Saturday Short: Close Enough, Part XV

The plains parted like water, impossible anywhere but the Other Side. His coming was inevitable as time passing too quickly for the aged and too slow for the young.

“What is lesson two?” I asked looking at Sami.

“No.” She shoved the tip of her sword into the muddy ground and leaned on it, shaking her head. “No.”

I snapped my wrist and the last of the goblin blood staining my sword splattered on the ground.  “You are still my apprentice, even here. What is lesson two?”

Her eyes shone with fury, bordering on madness. Any sane person would be mad by now. Good thing the Sisterhood never accepted totally sane people into its ranks to begin with.

“Four minutes, give or take,” Silas called from his perch above.

Why did problems always come with such short deadlines? I looked across the expanse, now littered with piles of goblin bodies, fast decomposing into the sludge that seemed to power this place.

“What is lesson two?” I turned to Sami and wished, not for the last time, that the Sisterhood had less faith in me.

“What does it matter? He’s won. I can hear him in my head. He’s—”

I grabbed Sami and shook her so her teeth clacked together and I could feel her rage throbbing into my hands. “He has not won until you give up! I will not allow it! Now, what is lesson two?”

“For every action, an opposite reaction!” She yanked herself back and stumbled as I let go.

“Precisely.”

“It means nothing, nothing!”

I smiled and she leaned away from me as if, in this moment, I was more terrifying than him. “Everything means something.”

Silas roared a warning and I reacted more from instinct than from conscious thought as I threw myself and Sami sideways as a volley of fire flew past, close enough to singe the hairs on the nape of my neck. I looked back and he was impossibly closer. But then, thinking like that, that there were impossible things on the Other Side got one killed.

“You can’t win.” His voice rumbled toward us and Sami cried out, falling to her knees. “Stop this foolishness.”

And, for a moment, I wanted to stop. It was foolishness. Why was I sacrificing myself for one apprentice? One who didn’t even care about the Sisterhood. Why was I on the Other Side? I had no need for this fight. It was not mine.

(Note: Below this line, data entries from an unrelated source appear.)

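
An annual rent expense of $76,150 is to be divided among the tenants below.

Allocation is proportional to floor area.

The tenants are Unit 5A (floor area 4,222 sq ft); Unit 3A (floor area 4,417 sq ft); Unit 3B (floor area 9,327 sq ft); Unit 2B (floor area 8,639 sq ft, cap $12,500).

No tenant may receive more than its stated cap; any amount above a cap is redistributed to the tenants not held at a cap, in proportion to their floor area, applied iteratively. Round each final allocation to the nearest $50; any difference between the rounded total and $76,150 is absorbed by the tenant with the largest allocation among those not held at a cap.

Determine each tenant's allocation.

Sum of floor area: 26,605.
Unconstrained shares: Unit 5A 12,084.39; Unit 3A 12,642.53; Unit 3B 26,696.15; Unit 2B 24,726.93.
Cap binds for Unit 2B ($12,500); residual $63,650 reallocated over remaining floor area 17,966.
Redistributed shares: Unit 5A 14,957.71 → $14,950; Unit 3A 15,648.56 → $15,650; Unit 3B 33,043.72 → $33,050.

Unit 5A: $14,950 · Unit 3A: $15,650 · Unit 3B: $33,050 · Unit 2B: $12,500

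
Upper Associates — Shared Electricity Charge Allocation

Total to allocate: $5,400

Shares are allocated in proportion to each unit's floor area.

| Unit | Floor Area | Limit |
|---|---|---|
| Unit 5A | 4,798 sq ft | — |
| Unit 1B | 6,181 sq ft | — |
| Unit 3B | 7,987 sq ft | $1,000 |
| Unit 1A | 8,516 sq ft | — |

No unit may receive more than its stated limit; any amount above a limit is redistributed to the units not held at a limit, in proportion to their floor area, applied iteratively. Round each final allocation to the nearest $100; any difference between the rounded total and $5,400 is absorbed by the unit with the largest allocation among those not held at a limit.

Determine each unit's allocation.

Sum of floor area: 27,482.
Proportional shares (ignoring caps): Unit 5A 942.77; Unit 1B 1,214.52; Unit 3B 1,569.38; Unit 1A 1,673.33.
Capped: Unit 3B ($1,000); residual $4,400 reallocated over remaining floor area 19,495.
Shares after redistribution: Unit 5A 1,082.90 → $1,100; Unit 1B 1,395.04 → $1,400; Unit 1A 1,922.05 → $1,900.

Unit 5A: $1,100 · Unit 1B: $1,400 · Unit 3B: $1,000 · Unit 1A: $1,900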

Then Silas growled, low and deep, and it broke apart such delirium that I laughed, which caused him to stop in his tracks. Like a windup doll that stuttered in its walk.

“Who said anything about winning?” Winning, whatever that actually meant, was far from my mind. I merely wanted to survive and have another cup of tea without the world ending around me or my innards being exposed for all the Other Side to see.

And I thrust my sword deep into the ground beside my feet and was met by a bellow of pain as the Plains reacted. As above…

“What?” Sami cried out and latched on to my arm as the ground shook beneath our feet, fissures breaking apart the ground along the plains. A standard reflex to pain.

“Not what,” rumbled Silas. “Who.” He turned to me. “You will be owing the Plains.”

“It cannot be helped.” …so below.

I pulled my sword from the ground and watched as the Plains reacted to being stabbed in what was essentially its hand. It writhed and we leaned against the rocky outcropping to keep our feet. Out on the body of the Plains, there was nowhere to find shelter and he was driven to his knees.

The Plains bellowed again and the ground exploded. Mud splattered up and over our heads, a volcano of earth that swallowed him. The grinding sound pain quieted as the Plains found it was now more tired than hurt. He was closer, but now limping, covered in mud. It would have to be enough.

“Two minutes,” Silas growled and shook his head, spraying mud mixed with blood at my feet. “Remember, you owe me cream.” Then he was gone, slipping through a portal that only cats could traverse and leaving us behind.